Take Canada, for example: Despite its high latitude location, the number of snow days there is comparable to the central US when using the higher threshold (Figure 1, left panel). This occurs because high latitudes tend to be moisture limited, meaning it is so cold that the atmospheric moisture is too low for more significant snow days.
The Snowfall hazard we are developing will join the other climate hazards available in the S&P Global Sustainable1 Physical Risk dataset. Below, we offer a first glance at two of our metrics: the number of projected snow days and the maximum daily total snowfall.
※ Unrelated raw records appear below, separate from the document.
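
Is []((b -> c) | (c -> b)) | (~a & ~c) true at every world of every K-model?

Tableau for the negation ~([]((b -> c) | (c -> b)) | (~a & ~c)):
1. ~([]((b -> c) | (c -> b)) | (~a & ~c)), 0
2. ~[]((b -> c) | (c -> b)), 0
3. ~(~a & ~c), 0
4. c, 0
5. ~((b -> c) | (c -> b)), 1
6. ~(b -> c), 1
7. ~(c -> b), 1
8. b, 1
9. ~c, 1
10. c, 1
11. ~b, 1
Accessibility: 0R1
Branch closes: c and ~c both at 1.
Every branch of the negation's tableau closes; the branch above is one of them.

Yes, valid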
We produce these metrics on maps showing the change relative to the baseline climate of 1950 to 2014. The magnitude of each signal will depend on the selected climate change scenario, each of which reflects varying levels of human-driven global warming by end-century. SSP1.2-6 shows the least and SSP5.8-5 shows the most change. Three takeaways stand out:
Climate change has a nuanced impact on snowfall. On one hand, we are certainly seeing a decrease in the number of days cold enough to produce snow from a global perspective. On the other hand, this decrease can be offset by the increased moisture content that becomes available from warmer air. In those locales, the added moisture can boost snowfall, and climate models predict modest snowfall increases despite the background warming.
Overall, the strong regional dependence of our snowfall projections underscores a critical takeaway for organizations and policymakers: Access to regional and locally resolved hazard data is essential for accurate climate impact assessments. Climate adaptation planning is more effective when it is based on model and data-driven studies that show how warming reshapes the climate differently across regions, sometimes with counterintuitive results.
1 ERA5-Land is a high-resolution land surface reanalysis dataset that is produced by the European Centre for Medium-Range Weather Forecasts. It provides hourly, gridded, estimates of climate variables (here we use temperature, snowfall, and precipitation) at roughly 0.1° spatial resolution from 1950 to present.
2 The liquid water equivalent tells us the amount of water that would be measured if all the snow were melted in a rain gauge.